Department of Medical Biochemistry, Academic Medical Center, Amsterdam, The Netherlands.
Blood. 2011 Oct 20;118(16):e118-27. doi: 10.1182/blood-2011-05-352971. Epub 2011 Aug 25.
Gaucher disease, caused by a deficiency of the lysosomal enzyme glucocerebrosidase, leads to prominent glucosylceramide accumulation in lysosomes of tissue macrophages (Gaucher cells). Here we show glucosylsphingosine, the deacylated form of glucosylceramide, to be markedly increased in plasma of symptomatic nonneuronopathic (type 1) Gaucher patients (n = 64, median = 230.7 nM, range 15.6-1035.2 nM; normal (n = 28): median 1.3 nM, range 0.8-2.7 nM). The method developed for mass spectrometric quantification of plasma glucosylsphingosine is sensitive and robust. Plasma glucosylsphingosine levels correlate with established plasma markers of Gaucher cells, chitotriosidase (ρ = 0.66) and CCL18 (ρ = 0.40). Treatment of Gaucher disease patients by supplementing macrophages with mannose-receptor targeted recombinant glucocerebrosidase results in glucosylsphingosine reduction, similar to protein markers of Gaucher cells.
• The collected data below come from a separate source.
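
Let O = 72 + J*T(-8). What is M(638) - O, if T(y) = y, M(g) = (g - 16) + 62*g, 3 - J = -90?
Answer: 40850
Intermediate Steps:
J = 93 (J = 3 - 1*(-90) = 3 + 90 = 93)
M(g) = -16 + 63*g (M(g) = (-16 + g) + 62*g = -16 + 63*g)
O = -672 (O = 72 + 93*(-8) = 72 - 744 = -672)
M(638) - O = (-16 + 63*638) - 1*(-672) = (-16 + 40194) + 672 = 40178 + 672 = 40850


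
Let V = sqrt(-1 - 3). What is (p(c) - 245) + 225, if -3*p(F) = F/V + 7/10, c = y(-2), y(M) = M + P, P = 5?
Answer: -607/30 + I/2 ≈ -20.233 + 0.5*I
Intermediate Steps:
V = 2*I (V = sqrt(-4) = 2*I ≈ 2.0*I)
y(M) = 5 + M (y(M) = M + 5 = 5 + M)
c = 3 (c = 5 - 2 = 3)
p(F) = -7/30 + I*F/6 (p(F) = -(F/((2*I)) + 7/10)/3 = -(F*(-I/2) + 7*(1/10))/3 = -(-I*F/2 + 7/10)/3 = -(7/10 - I*F/2)/3 = -7/30 + I*F/6)
(p(c) - 245) + 225 = ((-7/30 + (1/6)*I*3) - 245) + 225 = ((-7/30 + I/2) - 245) + 225 = (-7357/30 + I/2) + 225 = -607/30 + I/2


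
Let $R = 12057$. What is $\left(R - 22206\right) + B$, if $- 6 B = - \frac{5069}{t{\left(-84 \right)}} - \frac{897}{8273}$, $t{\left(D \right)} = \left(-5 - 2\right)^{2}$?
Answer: $- \frac{12321523624}{1216131} \approx -10132.0$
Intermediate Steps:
$t{\left(D \right)} = 49$ ($t{\left(D \right)} = \left(-7\right)^{2} = 49$)
$B = \frac{20989895}{1216131}$ ($B = - \frac{- \frac{5069}{49} - \frac{897}{8273}}{6} = \left(- \frac{1}{6}\right) \left(- \frac{41979790}{405377}\right) = \frac{20989895}{1216131} \approx 17.26$)
$\left(R - 22206\right) + B = \left(12057 - 22206\right) + \frac{20989895}{1216131} = -10149 + \frac{20989895}{1216131} = - \frac{12321523624}{1216131}$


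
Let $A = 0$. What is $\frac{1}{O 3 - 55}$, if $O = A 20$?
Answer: $- \frac{1}{55} \approx -0.018182$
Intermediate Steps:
$O = 0$ ($O = 0 \cdot 20 = 0$)
$\frac{1}{O 3 - 55} = \frac{1}{0 \cdot 3 - 55} = \frac{1}{0 - 55} = \frac{1}{-55} = - \frac{1}{55}$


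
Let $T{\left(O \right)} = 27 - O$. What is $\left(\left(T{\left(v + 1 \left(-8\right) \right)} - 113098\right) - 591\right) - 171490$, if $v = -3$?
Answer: $-285141$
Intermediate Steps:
$\left(\left(T{\left(v + 1 \left(-8\right) \right)} - 113098\right) - 591\right) - 171490 = \left(\left(\left(27 - \left(-3 + 1 \left(-8\right)\right)\right) - 113098\right) - 591\right) - 171490 = \left(\left(\left(27 - \left(-3 - 8\right)\right) - 113098\right) - 591\right) - 171490 = \left(\left(\left(27 - -11\right) - 113098\right) - 591\right) - 171490 = \left(\left(\left(27 + 11\right) - 113098\right) - 591\right) - 171490 = \left(\left(38 - 113098\right) - 591\right) - 171490 = \left(-113060 - 591\right) - 171490 = -113651 - 171490 = -285141$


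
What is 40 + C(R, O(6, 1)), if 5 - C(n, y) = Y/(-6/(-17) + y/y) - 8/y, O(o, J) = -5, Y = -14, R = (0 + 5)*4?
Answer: 6181/115 ≈ 53.748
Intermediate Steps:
R = 20 (R = 5*4 = 20)
C(n, y) = 353/23 + 8/y (C(n, y) = 5 - (-14/(-6/(-17) + y/y) - 8/y) = 5 - (-14/(-6*(-1/17) + 1) - 8/y) = 5 - (-14/(6/17 + 1) - 8/y) = 5 - (-14/23/17 - 8/y) = 5 - (-14*17/23 - 8/y) = 5 - (-238/23 - 8/y) = 5 + (238/23 + 8/y) = 353/23 + 8/y)
40 + C(R, O(6, 1)) = 40 + (353/23 + 8/(-5)) = 40 + (353/23 + 8*(-⅕)) = 40 + (353/23 - 8/5) = 40 + 1581/115 = 6181/115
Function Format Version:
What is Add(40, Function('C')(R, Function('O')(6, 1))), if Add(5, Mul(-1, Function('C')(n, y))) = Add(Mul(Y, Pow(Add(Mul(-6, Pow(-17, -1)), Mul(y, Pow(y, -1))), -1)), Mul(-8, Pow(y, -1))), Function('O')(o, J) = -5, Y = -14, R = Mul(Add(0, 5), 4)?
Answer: Rational(6181, 115) ≈ 53.748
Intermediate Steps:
R = 20 (R = Mul(5, 4) = 20)
Function('C')(n, y) = Add(Rational(353, 23), Mul(8, Pow(y, -1))) (Function('C')(n, y) = Add(5, Mul(-1, Add(Mul(-14, Pow(Add(Mul(-6, Pow(-17, -1)), Mul(y, Pow(y, -1))), -1)), Mul(-8, Pow(y, -1))))) = Add(5, Mul(-1, Add(Mul(-14, Pow(Add(Mul(-6, Rational(-1, 17)), 1), -1)), Mul(-8, Pow(y, -1))))) = Add(5, Mul(-1, Add(Mul(-14, Pow(Add(Rational(6, 17), 1), -1)), Mul(-8, Pow(y, -1))))) = Add(5, Mul(-1, Add(Mul(-14, Pow(Rational(23, 17), -1)), Mul(-8, Pow(y, -1))))) = Add(5, Mul(-1, Add(Mul(-14, Rational(17, 23)), Mul(-8, Pow(y, -1))))) = Add(5, Mul(-1, Add(Rational(-238, 23), Mul(-8, Pow(y, -1))))) = Add(5, Add(Rational(238, 23), Mul(8, Pow(y, -1)))) = Add(Rational(353, 23), Mul(8, Pow(y, -1))))
Add(40, Function('C')(R, Function('O')(6, 1))) = Add(40, Add(Rational(353, 23), Mul(8, Pow(-5, -1)))) = Add(40, Add(Rational(353, 23), Mul(8, Rational(-1, 5)))) = Add(40, Add(Rational(353, 23), Rational(-8, 5))) = Add(40, Rational(1581, 115)) = Rational(6181, 115)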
Since macrophages prominently accumulate the lysoglycosphingolipid on glucocerebrosidase inactivation, Gaucher cells seem a major source of the elevated plasma glucosylsphingosine. Our findings show that plasma glucosylsphingosine can qualify as a biomarker for type 1 Gaucher disease, but that further investigations are warranted regarding its relationship with clinical manifestations of Gaucher disease.
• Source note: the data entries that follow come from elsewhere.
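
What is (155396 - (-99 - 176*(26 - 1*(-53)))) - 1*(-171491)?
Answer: 340890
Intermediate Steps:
(155396 - (-99 - 176*(26 - 1*(-53)))) - 1*(-171491) = (155396 - (-99 - 176*(26 + 53))) + 171491 = (155396 - (-99 - 176*79)) + 171491 = (155396 - (-99 - 13904)) + 171491 = (155396 - 1*(-14003)) + 171491 = (155396 + 14003) + 171491 = 169399 + 171491 = 340890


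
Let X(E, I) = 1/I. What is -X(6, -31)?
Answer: 1/31 ≈ 0.032258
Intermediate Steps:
-X(6, -31) = -1/(-31) = -1*(-1/31) = 1/31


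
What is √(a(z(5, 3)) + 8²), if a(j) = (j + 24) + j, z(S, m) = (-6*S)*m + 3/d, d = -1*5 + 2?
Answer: I*√94 ≈ 9.6954*I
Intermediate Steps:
d = -3 (d = -5 + 2 = -3)
z(S, m) = -1 - 6*S*m (z(S, m) = (-6*S)*m + 3/(-3) = -6*S*m + 3*(-⅓) = -6*S*m - 1 = -1 - 6*S*m)
a(j) = 24 + 2*j (a(j) = (24 + j) + j = 24 + 2*j)
√(a(z(5, 3)) + 8²) = √((24 + 2*(-1 - 6*5*3)) + 8²) = √((24 + 2*(-1 - 90)) + 64) = √((24 + 2*(-91)) + 64) = √((24 - 182) + 64) = √(-158 + 64) = √(-94) = I*√94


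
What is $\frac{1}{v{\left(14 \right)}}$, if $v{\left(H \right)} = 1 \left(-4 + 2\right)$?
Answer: $- \frac{1}{2} \approx -0.5$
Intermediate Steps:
$v{\left(H \right)} = -2$ ($v{\left(H \right)} = 1 \left(-2\right) = -2$)
$\frac{1}{v{\left(14 \right)}} = \frac{1}{-2} = - \frac{1}{2}$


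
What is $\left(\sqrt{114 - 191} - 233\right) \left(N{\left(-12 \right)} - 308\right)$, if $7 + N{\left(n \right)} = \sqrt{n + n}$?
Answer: $\left(233 - i \sqrt{77}\right) \left(315 - 2 i \sqrt{6}\right) \approx 73352.0 - 3905.6 i$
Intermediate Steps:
$N{\left(n \right)} = -7 + \sqrt{2} \sqrt{n}$ ($N{\left(n \right)} = -7 + \sqrt{n + n} = -7 + \sqrt{2 n} = -7 + \sqrt{2} \sqrt{n}$)
$\left(\sqrt{114 - 191} - 233\right) \left(N{\left(-12 \right)} - 308\right) = \left(\sqrt{114 - 191} - 233\right) \left(\left(-7 + \sqrt{2} \sqrt{-12}\right) - 308\right) = \left(\sqrt{-77} - 233\right) \left(\left(-7 + \sqrt{2} \cdot 2 i \sqrt{3}\right) - 308\right) = \left(i \sqrt{77} - 233\right) \left(\left(-7 + 2 i \sqrt{6}\right) - 308\right) = \left(-233 + i \sqrt{77}\right) \left(-315 + 2 i \sqrt{6}\right) = \left(-315 + 2 i \sqrt{6}\right) \left(-233 + i \sqrt{77}\right)$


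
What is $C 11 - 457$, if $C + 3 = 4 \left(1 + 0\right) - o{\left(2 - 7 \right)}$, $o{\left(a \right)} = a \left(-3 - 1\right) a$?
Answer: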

戈谢病是由于溶酶体酶葡萄糖脑苷脂酶的缺乏引起的,导致组织巨噬细胞(戈谢细胞)溶酶体中葡萄糖鞘氨醇的积累显著增加。在这里,我们发现葡萄糖神经酰胺的去酰化形式,即葡萄糖神经酰胺,在有症状的非神经病变(1 型)戈谢病患者的血浆中明显增加(n = 64,中位数为 230.7 nM,范围为 15.6-1035.2 nM;正常 n = 28:中位数为 1.3 nM,范围为 0.8-2.7 nM)。我们开发的用于定量检测血浆葡萄糖神经酰胺的质谱方法具有很高的灵敏度和稳定性。血浆葡萄糖神经酰胺水平与已建立的戈谢细胞血浆标志物,即壳三糖苷酶(ρ = 0.66)和 CCL18(ρ = 0.40)相关。通过用甘露糖受体靶向的重组葡萄糖脑苷脂酶补充巨噬细胞来治疗戈谢病患者,可导致葡萄糖神经酰胺的减少,这与戈谢细胞的蛋白质标志物相似。由于巨噬细胞在葡萄糖脑苷脂酶失活时明显积累了溶酶体糖脂,因此戈谢细胞似乎是血浆葡萄糖神经酰胺升高的主要来源。我们的研究结果表明,血浆葡萄糖神经酰胺可以作为 1 型戈谢病的生物标志物,但需要进一步研究其与戈谢病临床表现的关系。